Move locale Information from user-profile
to a newer USERPROFILELOCALE
information because it is generic in nature.
And yes, all your generic attributes in all the tables should be int
and not varchar
.
For instance, City needs to move out to a new table called LIST
_OF_CITIES with cityid
.
And your attribute city
should change from varchar
to int
and point to cityid
in LIST_OF_CITIES
.
Do not worry about performance issues; the more tables you have, better the performance, because you are actually handing out the performance to the database provider instead of taking it all in your own hands.
I would advice to run some tests. Try it both ways and benchmark it. Nobody will be able to give you a definitive answer because you have not shared your hardware configuration, sample data, sample queries, how you plan on using the data etc. Here is some information that you may want to consider.

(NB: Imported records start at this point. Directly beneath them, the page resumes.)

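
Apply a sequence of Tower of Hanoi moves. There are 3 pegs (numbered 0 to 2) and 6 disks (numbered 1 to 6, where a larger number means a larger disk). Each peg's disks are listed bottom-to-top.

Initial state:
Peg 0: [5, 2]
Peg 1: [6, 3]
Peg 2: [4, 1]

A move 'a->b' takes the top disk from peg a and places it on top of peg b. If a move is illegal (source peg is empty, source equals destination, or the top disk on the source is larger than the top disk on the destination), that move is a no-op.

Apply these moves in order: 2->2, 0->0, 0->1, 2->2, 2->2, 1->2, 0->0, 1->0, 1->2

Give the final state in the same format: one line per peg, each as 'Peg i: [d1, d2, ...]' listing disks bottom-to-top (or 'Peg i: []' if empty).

After move 1 (2->2):
Peg 0: [5, 2]
Peg 1: [6, 3]
Peg 2: [4, 1]

After move 2 (0->0):
Peg 0: [5, 2]
Peg 1: [6, 3]
Peg 2: [4, 1]

After move 3 (0->1):
Peg 0: [5]
Peg 1: [6, 3, 2]
Peg 2: [4, 1]

After move 4 (2->2):
Peg 0: [5]
Peg 1: [6, 3, 2]
Peg 2: [4, 1]

After move 5 (2->2):
Peg 0: [5]
Peg 1: [6, 3, 2]
Peg 2: [4, 1]

After move 6 (1->2):
Peg 0: [5]
Peg 1: [6, 3, 2]
Peg 2: [4, 1]

After move 7 (0->0):
Peg 0: [5]
Peg 1: [6, 3, 2]
Peg 2: [4, 1]

After move 8 (1->0):
Peg 0: [5, 2]
Peg 1: [6, 3]
Peg 2: [4, 1]

After move 9 (1->2):
Peg 0: [5, 2]
Peg 1: [6, 3]
Peg 2: [4, 1]

Answer: Peg 0: [5, 2]
Peg 1: [6, 3]
Peg 2: [4, 1]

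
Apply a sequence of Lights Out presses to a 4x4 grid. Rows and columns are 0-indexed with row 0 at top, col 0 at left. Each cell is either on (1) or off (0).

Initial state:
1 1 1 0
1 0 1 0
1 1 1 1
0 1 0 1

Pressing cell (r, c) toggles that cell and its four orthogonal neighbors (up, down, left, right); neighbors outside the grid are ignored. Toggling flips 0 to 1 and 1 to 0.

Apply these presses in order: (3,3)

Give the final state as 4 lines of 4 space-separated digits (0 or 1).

After press 1 at (3,3):
1 1 1 0
1 0 1 0
1 1 1 0
0 1 1 0

Answer: 1 1 1 0
1 0 1 0
1 1 1 0
0 1 1 0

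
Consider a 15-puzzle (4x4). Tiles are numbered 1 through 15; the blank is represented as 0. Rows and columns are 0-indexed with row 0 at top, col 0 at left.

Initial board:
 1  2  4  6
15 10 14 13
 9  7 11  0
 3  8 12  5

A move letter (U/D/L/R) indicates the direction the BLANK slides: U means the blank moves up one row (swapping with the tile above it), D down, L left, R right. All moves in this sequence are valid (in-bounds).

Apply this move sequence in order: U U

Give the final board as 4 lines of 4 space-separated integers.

After move 1 (U):
 1  2  4  6
15 10 14  0
 9  7 11 13
 3  8 12  5

After move 2 (U):
 1  2  4  0
15 10 14  6
 9  7 11 13
 3  8 12  5

Answer:  1  2  4  0
15 10 14  6
 9  7 11 13
 3  8 12  5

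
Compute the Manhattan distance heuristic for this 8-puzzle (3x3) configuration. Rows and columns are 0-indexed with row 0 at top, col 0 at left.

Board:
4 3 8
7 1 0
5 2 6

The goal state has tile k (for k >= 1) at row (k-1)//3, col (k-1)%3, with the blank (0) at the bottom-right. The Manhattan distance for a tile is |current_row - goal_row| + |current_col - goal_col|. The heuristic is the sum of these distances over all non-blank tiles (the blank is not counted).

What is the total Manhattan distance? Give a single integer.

Answer: 13

Derivation:
Tile 4: at (0,0), goal (1,0), distance |0-1|+|0-0| = 1
Tile 3: at (0,1), goal (0,2), distance |0-0|+|1-2| = 1
Tile 8: at (0,2), goal (2,1), distance |0-2|+|2-1| = 3
Tile 7: at (1,0), goal (2,0), distance |1-2|+|0-0| = 1
Tile 1: at (1,1), goal (0,0), distance |1-0|+|1-0| = 2
Tile 5: at (2,0), goal (1,1), distance |2-1|+|0-1| = 2
Tile 2: at (2,1), goal (0,1), distance |2-0|+|1-1| = 2
Tile 6: at (2,2), goal (1,2), distance |2-1|+|2-2| = 1
Sum: 1 + 1 + 3 + 1 + 2 + 2 + 2 + 1 = 13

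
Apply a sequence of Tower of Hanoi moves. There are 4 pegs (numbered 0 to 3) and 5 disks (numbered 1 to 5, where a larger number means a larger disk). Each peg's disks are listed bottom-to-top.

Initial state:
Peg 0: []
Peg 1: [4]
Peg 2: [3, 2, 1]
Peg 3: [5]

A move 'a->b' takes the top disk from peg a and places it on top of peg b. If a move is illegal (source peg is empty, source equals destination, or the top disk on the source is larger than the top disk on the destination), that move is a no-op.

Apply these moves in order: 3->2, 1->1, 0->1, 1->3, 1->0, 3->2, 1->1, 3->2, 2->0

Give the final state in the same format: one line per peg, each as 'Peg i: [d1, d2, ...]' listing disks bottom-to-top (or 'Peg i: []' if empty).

Answer: Peg 0: [1]
Peg 1: []
Peg 2: [3, 2]
Peg 3: [5, 4]

Derivation:
After move 1 (3->2):
Peg 0: []
Peg 1: [4]
Peg 2: [3, 2, 1]
Peg 3: [5]

After move 2 (1->1):
Peg 0: []
Peg 1: [4]
Peg 2: [3, 2, 1]
Peg 3: [5]

After move 3 (0->1):
Peg 0: []
Peg 1: [4]
Peg 2: [3, 2, 1]
Peg 3: [5]

After move 4 (1->3):
Peg 0: []
Peg 1: []
Peg 2: [3, 2, 1]
Peg 3: [5, 4]

After move 5 (1->0):
Peg 0: []
Peg 1: []
Peg 2: [3, 2, 1]
Peg 3: [5, 4]

After move 6 (3->2):
Peg 0: []
Peg 1: []
Peg 2: [3, 2, 1]
Peg 3: [5, 4]

After move 7 (1->1):
Peg 0: []
Peg 1: []
Peg 2: [3, 2, 1]
Peg 3: [5, 4]

After move 8 (3->2):
Peg 0: []
Peg 1: []
Peg 2: [3, 2, 1]
Peg 3: [5, 4]

After move 9 (2->0):
Peg 0: [1]
Peg 1: []
Peg 2: [3, 2]
Peg 3: [5, 4]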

Use The Database as it was intended
A relational database is designed specifically to handle data. Use it as such. When written correctly, joining data in a well written schema will perform well. You can use EXPLAIN to optimize queries. You can log SLOW queries and improve their performance. Databases have been around for years, if putting everything into a single table improved performance, don't you think that would be all the buzz on the internet and everyone would be doing it?
Engine Types
How will inserts be affected as the row count grows? Are you using MyISAM or InnoDB? You will most likely want to use InnoDB so you get row level locking and not table. Make sure you are using the correct Engine type for your tables. Get the information you need to understand the pros and cons of both. The wrong engine type can kill performance.
Enhancing Performance using Partitions
Find ways to enhance performance. For example, as your datasets grow you could partition the data. Data partitioning will improve the performance of a large dataset by keeping slices of the data in separate partions allowing you to run queries on parts of large datasets instead of all of the information.
Use correct column types
Consider using UUID Primary Keys for portability and future growth. If you use proper column types, it will improve performance of your data.
Do not serialize data
Using serialized data is the worse way to go. When you use serialized fields, you are basically using the database as a file management system. It will save and retrieve the "file", but then your code will be responsible for unserializing, searching, sorting, etc. I just spent a year trying to unravel a mess like that. It's not what a database was intended to be used for. Anyone advising you to do that is not only giving you bad advice, they do not know what they are doing. There are very few circumstances where you would use serialized data in a database.
Conclusion
In the end, you have to make the final decision. Just make sure you are well informed and educated on the pros and cons of how you store data. The last piece of advice I would give is to find out what heavy users of mysql are doing. Do you think they store data in a single table? Or do they build a relational model and use it the way it was designed to be used?
When you say "I am going to put everything into a single table", you are saying that you know more about performance and can make better choices for optimization in your code than the team of developers that constantly work on MySQL to make it what it is today. Consider weighing your knowledge against the cumulative knowledge of the MySQL team and the DBAs, companies, and members of the database community who use it every day.